In August 2024, the residential building toppled into foreclosure and was seized by an affiliate controlled by the property’s lender, The Union Life Insurance Co., according to the Alameda County documents.
By multiple benchmarks, the Berkeley apartment building’s value — as is the case for a growing number of multifamily residential complexes in the East Bay — has plummeted over the last few years.
In 2019, the year of the transaction before the foreclosure, Higby was bought for $51.5 million.
In January 2024, the Higby apartment complex had a value of $55.5 million, according to an estimate from the Alameda County Assessor’s Office.
When lender Union Life Insurance Co. took ownership in August 2024 through a streamlined foreclosure process, the financial services firm placed a value of $36.2 million on Higby apartments.
This week’s $32 million purchase price represents a nosedive of 42% from the assessed value and 38% from the prior purchase amount.
Several transactions have emerged in recent months that hint at a widening slump in the apartment markets in Oakland, Emeryville — and now Berkeley.

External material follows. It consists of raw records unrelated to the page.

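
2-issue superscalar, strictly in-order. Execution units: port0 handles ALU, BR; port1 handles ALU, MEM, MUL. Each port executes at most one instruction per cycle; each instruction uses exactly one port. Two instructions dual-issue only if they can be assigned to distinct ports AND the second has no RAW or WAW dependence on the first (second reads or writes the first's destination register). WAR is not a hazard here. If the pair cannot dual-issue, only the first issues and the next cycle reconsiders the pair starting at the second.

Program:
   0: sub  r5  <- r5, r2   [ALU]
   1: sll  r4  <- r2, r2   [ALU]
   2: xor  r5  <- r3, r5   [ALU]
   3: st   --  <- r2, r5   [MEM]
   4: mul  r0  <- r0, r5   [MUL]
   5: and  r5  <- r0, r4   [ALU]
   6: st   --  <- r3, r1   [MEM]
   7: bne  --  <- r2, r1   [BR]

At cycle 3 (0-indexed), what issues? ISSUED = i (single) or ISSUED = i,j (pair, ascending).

c0: i0+i1 sub sll  dual
c1: i2 xor  RAW r5
c2: i3 st  no-port MEM/MUL
c3: i4 mul  RAW r0
c4: i5+i6 and st  dual
c5: i7 bne  tail

ISSUED = 4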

Among the properties that fit the pattern of fading property values:
— A 206-unit, 24-story housing tower at 1700 Webster St. in downtown Oakland was taken back in August 2024 by its lender due to a delinquent $90-million loan.
— The Logan, a 204-unit apartment complex at Telegraph Avenue and 51st Street in Oakland, was taken by a real estate firm that first bought the property’s loan and then foreclosed on the financing vehicle in November 2024.
— In September 2024, Bayview, a 186-unit apartment complex in Emeryville, was seized by its lender CIM Group through a deed in lieu of foreclosure procedure.
— In January 2025, a downtown Oakland apartment complex at 1889 Harrison St. was bought for $61 million, 47% below its most recent assessed value.
Shifts in property values have an impact that goes well beyond the effects on owners of apartment, office and hotel properties, which are struggling to various degrees in the Bay Area.
Slumping values for commercial properties can undermine revenue for an array of public agencies.
If real estate values turn soft in a jurisdiction, that could crimp a crucial revenue stream for city, county and regional agencies, as well as school districts.